Avanço da covid derruba mercados; no Brasil, dólar vai ao maior nível desde maio

Publicação: 2020-10-29 00:00:00
Uma nova onda de avanço da covid na Europa e nos Estados Unidos provocou um forte estrago nesta quarta-feira (28) nos mercados globais. As Bolsas de Valores americanas e europeias fecharam em quedas que passaram de 4%, a cotação do petróleo também recuou 5% e até o ouro teve queda de 1,71%.O Brasil não escapou à onda mundial de pessimismo. 

Créditos: Arquivo TN

O índice Ibovespa, da B3, fechou o dia com queda de 4,25%, aos 95.368 pontos, a maior baixa porcentual desde 24 de abril (-5,45%). O dólar chegou a ser cotado a R$ 5,79, recuou após uma intervenção do Banco Central, mas acabou voltando a subir e fechou em R$ 5,76 com alta de 1,39%. É o maior nível desde 15 de maio. O CDS brasileiro (credit default swap) de 5 anos do Brasil, um termômetro do risco país, subiu de 212 para 223 pontos.

Nesta quarta, o BC injetou US$ 1 bilhão no mercado à vista. Foi a maior intervenção individual do BC desde 12 de março, quando o mercado mostrava forte nervosismo com a pandemia que se iniciava por aqui e ele ofereceu US$ 2,5 bilhões. 
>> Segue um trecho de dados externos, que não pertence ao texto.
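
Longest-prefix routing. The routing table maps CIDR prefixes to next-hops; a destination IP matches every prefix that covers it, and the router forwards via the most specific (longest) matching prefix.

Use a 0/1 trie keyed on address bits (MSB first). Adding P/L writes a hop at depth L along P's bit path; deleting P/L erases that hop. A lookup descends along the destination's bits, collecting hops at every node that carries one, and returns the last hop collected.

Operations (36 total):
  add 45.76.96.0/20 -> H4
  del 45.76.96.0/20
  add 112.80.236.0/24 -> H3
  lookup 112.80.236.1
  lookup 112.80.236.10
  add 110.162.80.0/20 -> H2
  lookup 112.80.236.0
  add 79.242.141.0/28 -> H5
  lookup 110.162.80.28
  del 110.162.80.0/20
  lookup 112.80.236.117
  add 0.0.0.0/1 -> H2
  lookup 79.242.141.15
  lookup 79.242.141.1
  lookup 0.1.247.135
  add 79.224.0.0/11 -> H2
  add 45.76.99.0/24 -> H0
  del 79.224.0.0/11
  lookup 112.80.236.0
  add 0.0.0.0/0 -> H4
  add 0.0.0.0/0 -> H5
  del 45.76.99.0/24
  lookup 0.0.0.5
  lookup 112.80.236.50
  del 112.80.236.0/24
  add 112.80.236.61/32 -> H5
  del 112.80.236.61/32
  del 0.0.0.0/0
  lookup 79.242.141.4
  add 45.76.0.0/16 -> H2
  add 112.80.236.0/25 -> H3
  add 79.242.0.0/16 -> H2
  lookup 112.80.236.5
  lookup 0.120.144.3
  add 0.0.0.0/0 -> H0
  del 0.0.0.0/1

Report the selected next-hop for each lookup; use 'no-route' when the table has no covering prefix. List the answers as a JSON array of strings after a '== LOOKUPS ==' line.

Process each operation:
  + 45.76.96.0/20 (H4) depth=20
  - 45.76.96.0/20 clear@20
  + 112.80.236.0/24 (H3) depth=24
  lookup 112.80.236.1: bits 011100000101000011101100 walk d0:-→d1:-→d2:-→d3:-→d4:-→d5:-→d6:-→d7:-→d8:-→d9:-→d10:-→d11:-→d12:-→d13:-→d14:-→d15:-→d16:-→d17:-→d18:-→d19:-→d20:-→d21:-→d22:-→d23:-→d24:H3 -> H3
  lookup 112.80.236.10: bits 011100000101000011101100 walk d0:-→d1:-→d2:-→d3:-→d4:-→d5:-→d6:-→d7:-→d8:-→d9:-→d10:-→d11:-→d12:-→d13:-→d14:-→d15:-→d16:-→d17:-→d18:-→d19:-→d20:-→d21:-→d22:-→d23:-→d24:H3 -> H3
  + 110.162.80.0/20 (H2) depth=20
  lookup 112.80.236.0: bits 011100000101000011101100 walk d0:-→d1:-→d2:-→d3:-→d4:-→d5:-→d6:-→d7:-→d8:-→d9:-→d10:-→d11:-→d12:-→d13:-→d14:-→d15:-→d16:-→d17:-→d18:-→d19:-→d20:-→d21:-→d22:-→d23:-→d24:H3 -> H3
  + 79.242.141.0/28 (H5) depth=28
  lookup 110.162.80.28: bits 01101110101000100101 walk d0:-→d1:-→d2:-→d3:-→d4:-→d5:-→d6:-→d7:-→d8:-→d9:-→d10:-→d11:-→d12:-→d13:-→d14:-→d15:-→d16:-→d17:-→d18:-→d19:-→d20:H2 -> H2
  - 110.162.80.0/20 clear@20
  lookup 112.80.236.117: bits 011100000101000011101100 walk d0:-→d1:-→d2:-→d3:-→d4:-→d5:-→d6:-→d7:-→d8:-→d9:-→d10:-→d11:-→d12:-→d13:-→d14:-→d15:-→d16:-→d17:-→d18:-→d19:-→d20:-→d21:-→d22:-→d23:-→d24:H3 -> H3
  + 0.0.0.0/1 (H2) depth=1
  lookup 79.242.141.15: bits 0100111111110010100011010000 walk d0:-→d1:H2→d2:-→d3:-→d4:-→d5:-→d6:-→d7:-→d8:-→d9:-→d10:-→d11:-→d12:-→d13:-→d14:-→d15:-→d16:-→d17:-→d18:-→d19:-→d20:-→d21:-→d22:-→d23:-→d24:-→d25:-→d26:-→d27:-→d28:H5 -> H5
  lookup 79.242.141.1: bits 0100111111110010100011010000 walk d0:-→d1:H2→d2:-→d3:-→d4:-→d5:-→d6:-→d7:-→d8:-→d9:-→d10:-→d11:-→d12:-→d13:-→d14:-→d15:-→d16:-→d17:-→d18:-→d19:-→d20:-→d21:-→d22:-→d23:-→d24:-→d25:-→d26:-→d27:-→d28:H5 -> H5
  lookup 0.1.247.135: bits 00 walk d0:-→d1:H2→d2:- -> H2
  + 79.224.0.0/11 (H2) depth=11
  + 45.76.99.0/24 (H0) depth=24
  - 79.224.0.0/11 clear@11
  lookup 112.80.236.0: bits 011100000101000011101100 walk d0:-→d1:H2→d2:-→d3:-→d4:-→d5:-→d6:-→d7:-→d8:-→d9:-→d10:-→d11:-→d12:-→d13:-→d14:-→d15:-→d16:-→d17:-→d18:-→d19:-→d20:-→d21:-→d22:-→d23:-→d24:H3 -> H3
  + 0.0.0.0/0 (H4) depth=0
  + 0.0.0.0/0 (H5) depth=0
  - 45.76.99.0/24 clear@24
  lookup 0.0.0.5: bits 00 walk d0:H5→d1:H2→d2:- -> H2
  lookup 112.80.236.50: bits 011100000101000011101100 walk d0:H5→d1:H2→d2:-→d3:-→d4:-→d5:-→d6:-→d7:-→d8:-→d9:-→d10:-→d11:-→d12:-→d13:-→d14:-→d15:-→d16:-→d17:-→d18:-→d19:-→d20:-→d21:-→d22:-→d23:-→d24:H3 -> H3
  - 112.80.236.0/24 clear@24
  + 112.80.236.61/32 (H5) depth=32
  - 112.80.236.61/32 clear@32
  - 0.0.0.0/0 clear@0
  lookup 79.242.141.4: bits 0100111111110010100011010000 walk d0:-→d1:H2→d2:-→d3:-→d4:-→d5:-→d6:-→d7:-→d8:-→d9:-→d10:-→d11:-→d12:-→d13:-→d14:-→d15:-→d16:-→d17:-→d18:-→d19:-→d20:-→d21:-→d22:-→d23:-→d24:-→d25:-→d26:-→d27:-→d28:H5 -> H5
  + 45.76.0.0/16 (H2) depth=16
  + 112.80.236.0/25 (H3) depth=25
  + 79.242.0.0/16 (H2) depth=16
  lookup 112.80.236.5: bits 01110000010100001110110000 walk d0:-→d1:H2→d2:-→d3:-→d4:-→d5:-→d6:-→d7:-→d8:-→d9:-→d10:-→d11:-→d12:-→d13:-→d14:-→d15:-→d16:-→d17:-→d18:-→d19:-→d20:-→d21:-→d22:-→d23:-→d24:-→d25:H3→d26:- -> H3
  lookup 0.120.144.3: bits 00 walk d0:-→d1:H2→d2:- -> H2
  + 0.0.0.0/0 (H0) depth=0
  - 0.0.0.0/1 clear@1

== LOOKUPS ==
["H3","H3","H3","H2","H3","H5","H5","H2","H3","H2","H3","H5","H3","H2"]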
Os mercados já vinham mostrando uma certa desconfiança com o ritmo de recuperação da atividade econômica global, por conta de uma segunda onda da covid na Europa. Isso ontem ficou mais claro com anúncios de novos bloqueios na Alemanha e na França e cresceu o temor de que a atividade econômica fique enfraquecida por mais tempo. "Estamos imersos na aceleração da pandemia", declarou o presidente da França, Emmanuel Mácron.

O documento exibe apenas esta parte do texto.